Hangar Detection with Mask R-CNN Algorithm


Nur Omeroglu A. N., Kumbasar N., Argun Oral E., Ozbek I.

2019 27th Signal Processing and Communications Applications Conference (SIU), Sivas, Türkiye, 24 - 26 Nisan 2019, ss.1-4 identifier

  • Yayın Türü: Bildiri / Tam Metin Bildiri
  • Doi Numarası: 10.1109/siu.2019.8806552
  • Basıldığı Şehir: Sivas
  • Basıldığı Ülke: Türkiye
  • Sayfa Sayıları: ss.1-4
  • Atatürk Üniversitesi Adresli: Evet

Özet

In this study, the detection of hangars in high resolution airport (civil and military) satellite images was performed using Mask R-CNN algorithm. Although the detection of buildings in the satellite images is a common practice, being some of the hangars camouflaged in different sizes cause difficulty for the detection algorithms.
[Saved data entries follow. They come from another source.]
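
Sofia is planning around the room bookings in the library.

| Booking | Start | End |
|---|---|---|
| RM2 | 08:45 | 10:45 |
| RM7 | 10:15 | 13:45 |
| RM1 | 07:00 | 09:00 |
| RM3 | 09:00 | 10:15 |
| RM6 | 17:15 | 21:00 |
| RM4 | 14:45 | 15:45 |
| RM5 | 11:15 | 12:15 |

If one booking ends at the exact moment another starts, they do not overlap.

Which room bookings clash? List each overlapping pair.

RM1 & RM2, RM2 & RM3, RM2 & RM7, RM5 & RM7

Sorted by start: RM1, RM2, RM3, RM7, RM5, RM4, RM6.
RM2 starts before RM1 ends → RM1 and RM2 overlap.
RM3 starts exactly when RM1 ends (back-to-back, no overlap), so RM1 has no further overlaps.
RM3 starts before RM2 ends → RM2 and RM3 overlap.
RM7 starts before RM2 ends → RM2 and RM7 overlap.
RM5 starts after RM2 ends, so RM2 has no further overlaps.
RM7 starts exactly when RM3 ends (back-to-back, no overlap), so RM3 has no further overlaps.
RM5 starts before RM7 ends → RM7 and RM5 overlap.
RM4 starts after RM7 ends, so RM7 has no further overlaps.
RM4 starts after RM5 ends, so RM5 has no further overlaps.
RM6 starts after RM4 ends.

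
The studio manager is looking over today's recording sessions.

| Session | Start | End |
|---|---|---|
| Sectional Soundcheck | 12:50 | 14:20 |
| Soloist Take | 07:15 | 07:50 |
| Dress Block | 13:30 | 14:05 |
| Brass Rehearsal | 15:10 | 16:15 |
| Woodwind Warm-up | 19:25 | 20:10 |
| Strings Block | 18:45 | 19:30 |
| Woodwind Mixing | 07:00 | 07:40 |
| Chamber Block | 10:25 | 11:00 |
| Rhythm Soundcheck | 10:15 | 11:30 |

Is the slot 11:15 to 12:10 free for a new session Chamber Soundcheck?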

In Mask R-CNN, an instance object segmentation algorithm, objects in the images are detected, bounding box of each object as well as their pixel information with in the box are marked separately. In this study, high resolution hangar data set with 300 samples, collected from various air bases, was prepared, and an 85% average precision is achieved using Mask R-CNN.